1. Overview of Laser Ultrasonic Detection Technology

• Principle

A high – energy pulsed laser beam is used to irradiate the surface of a material. The laser energy is converted into heat energy, causing local expansion of the material and generating ultrasonic waves. These ultrasonic waves propagate in the form of shear waves and longitudinal waves within the material, and their propagation characteristics are affected by the internal structure of the material. Another laser or sensor is used to detect the ultrasonic signals, and by analyzing these signals, the internal properties of the material can be evaluated.

Advantages

• Non – contact measurement: It can perform non – destructive testing on sensitive or hard – to – access objects, making it suitable for applications such as aerospace and the detection of antique artworks.

• High precision and sensitivity: It can conduct precise defect detection and structural analysis in extremely small areas, which is useful in fields like semiconductor manufacturing.

• Strong adaptability: It can operate in extreme environments, making it applicable to industries such as energy production.

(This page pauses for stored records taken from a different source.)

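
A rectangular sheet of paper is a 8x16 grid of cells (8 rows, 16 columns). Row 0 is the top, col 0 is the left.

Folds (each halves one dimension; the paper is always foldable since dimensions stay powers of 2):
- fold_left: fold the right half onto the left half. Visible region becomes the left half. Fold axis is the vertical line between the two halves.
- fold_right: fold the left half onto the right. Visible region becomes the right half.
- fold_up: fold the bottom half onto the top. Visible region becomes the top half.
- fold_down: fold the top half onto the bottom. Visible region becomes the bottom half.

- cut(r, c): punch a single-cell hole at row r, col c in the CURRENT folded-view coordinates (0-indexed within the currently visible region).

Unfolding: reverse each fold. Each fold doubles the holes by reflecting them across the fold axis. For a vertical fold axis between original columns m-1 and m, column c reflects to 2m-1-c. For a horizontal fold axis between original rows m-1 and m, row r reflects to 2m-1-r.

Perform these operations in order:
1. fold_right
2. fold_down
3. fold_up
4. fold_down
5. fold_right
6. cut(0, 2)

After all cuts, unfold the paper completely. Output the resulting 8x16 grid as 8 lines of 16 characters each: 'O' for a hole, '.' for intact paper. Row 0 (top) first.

Op 1 fold_right: fold axis v@8; visible region now rows[0,8) x cols[8,16) = 8x8
Op 2 fold_down: fold axis h@4; visible region now rows[4,8) x cols[8,16) = 4x8
Op 3 fold_up: fold axis h@6; visible region now rows[4,6) x cols[8,16) = 2x8
Op 4 fold_down: fold axis h@5; visible region now rows[5,6) x cols[8,16) = 1x8
Op 5 fold_right: fold axis v@12; visible region now rows[5,6) x cols[12,16) = 1x4
Op 6 cut(0, 2): punch at orig (5,14); cuts so far [(5, 14)]; region rows[5,6) x cols[12,16) = 1x4
Unfold 1 (reflect across v@12): 2 holes -> [(5, 9), (5, 14)]
Unfold 2 (reflect across h@5): 4 holes -> [(4, 9), (4, 14), (5, 9), (5, 14)]
Unfold 3 (reflect across h@6): 8 holes -> [(4, 9), (4, 14), (5, 9), (5, 14), (6, 9), (6, 14), (7, 9), (7, 14)]
Unfold 4 (reflect across h@4): 16 holes -> [(0, 9), (0, 14), (1, 9), (1, 14), (2, 9), (2, 14), (3, 9), (3, 14), (4, 9), (4, 14), (5, 9), (5, 14), (6, 9), (6, 14), (7, 9), (7, 14)]
Unfold 5 (reflect across v@8): 32 holes -> [(0, 1), (0, 6), (0, 9), (0, 14), (1, 1), (1, 6), (1, 9), (1, 14), (2, 1), (2, 6), (2, 9), (2, 14), (3, 1), (3, 6), (3, 9), (3, 14), (4, 1), (4, 6), (4, 9), (4, 14), (5, 1), (5, 6), (5, 9), (5, 14), (6, 1), (6, 6), (6, 9), (6, 14), (7, 1), (7, 6), (7, 9), (7, 14)]

Answer: .O....O..O....O.
.O....O..O....O.
.O....O..O....O.
.O....O..O....O.
.O....O..O....O.
.O....O..O....O.
.O....O..O....O.
.O....O..O....O.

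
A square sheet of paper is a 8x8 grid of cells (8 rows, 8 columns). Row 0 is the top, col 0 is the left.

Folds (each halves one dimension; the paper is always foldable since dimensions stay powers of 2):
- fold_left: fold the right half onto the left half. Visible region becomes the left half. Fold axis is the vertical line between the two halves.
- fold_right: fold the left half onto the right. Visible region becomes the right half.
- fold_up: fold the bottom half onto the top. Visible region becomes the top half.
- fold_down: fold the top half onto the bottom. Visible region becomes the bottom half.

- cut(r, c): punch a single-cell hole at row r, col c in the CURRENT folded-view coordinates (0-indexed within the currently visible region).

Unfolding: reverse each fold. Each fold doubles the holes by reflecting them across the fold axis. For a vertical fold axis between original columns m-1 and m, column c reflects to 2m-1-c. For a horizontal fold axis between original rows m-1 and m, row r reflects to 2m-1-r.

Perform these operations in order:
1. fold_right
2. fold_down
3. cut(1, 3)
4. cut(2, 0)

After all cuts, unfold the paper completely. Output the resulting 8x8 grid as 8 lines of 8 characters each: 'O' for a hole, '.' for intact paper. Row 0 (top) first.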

• Fast and real – time: It enables real – time monitoring, improving production efficiency.

• Application Fields

It is widely used in modern industry and the medical field. For example, in tumor diagnosis, especially breast cancer screening, it can clearly show the tumor boundary.

• Challenges

• Small signal amplitude: The signal amplitude is small and easily masked by background noise, requiring highly sensitive detection equipment.

• Fast attenuation of high – frequency signals: High – frequency signals attenuate rapidly, affecting the detection depth and effect, and demanding high – frequency measurement sensitivity from the detector.

• Difficulties in detector array and miniaturization: It is challenging to achieve detector array and miniaturization. High – precision array detection systems are complex and costly.

2. MotionGo Plus Enables Laser Ultrasonic Measurement

• Excellent Performance

The noise performance in the high – frequency band has been optimized. It uses a low – noise, high – performance, and high – power laser. The noise floor is below 0.1 pm/√Hz, allowing it to detect weak high – frequency vibration signals less than 1 nanometer. It can measure sub – nanometer vibration signals in the time domain and accurately test vibration signals from DC to 25 MHz in the frequency domain, as shown in Figure 1.

• High – Precision Synchronization

It can receive internal or external clock signals, with a synchronization accuracy better than 20 nanoseconds. This ensures the accuracy of signal capture time and improves the reliability and effectiveness of the signals.

• Multiple Averaging Technology

The software supports multiple averaging technology, which reduces the impact of random noise, improves the weak – signal detection ability, and enhances the system’s anti – interference ability. It enables clear observation of weak – signal characteristics, as shown in Figure 2.

• Chip-based Advantages

Based on Phox Photonics’ patented integrated optical chip, multiple optical paths are integrated on a single optoelectronic chip. This reduces the volume, power consumption, and batch – production cost of the vibrometer. It also makes it possible to generate detection images. In the future, it can improve the imaging speed and resolution, ensuring a low – cost, small – volume, and low – power -consumption system, which is suitable for high – precision imaging scenarios such as micro – structure analysis.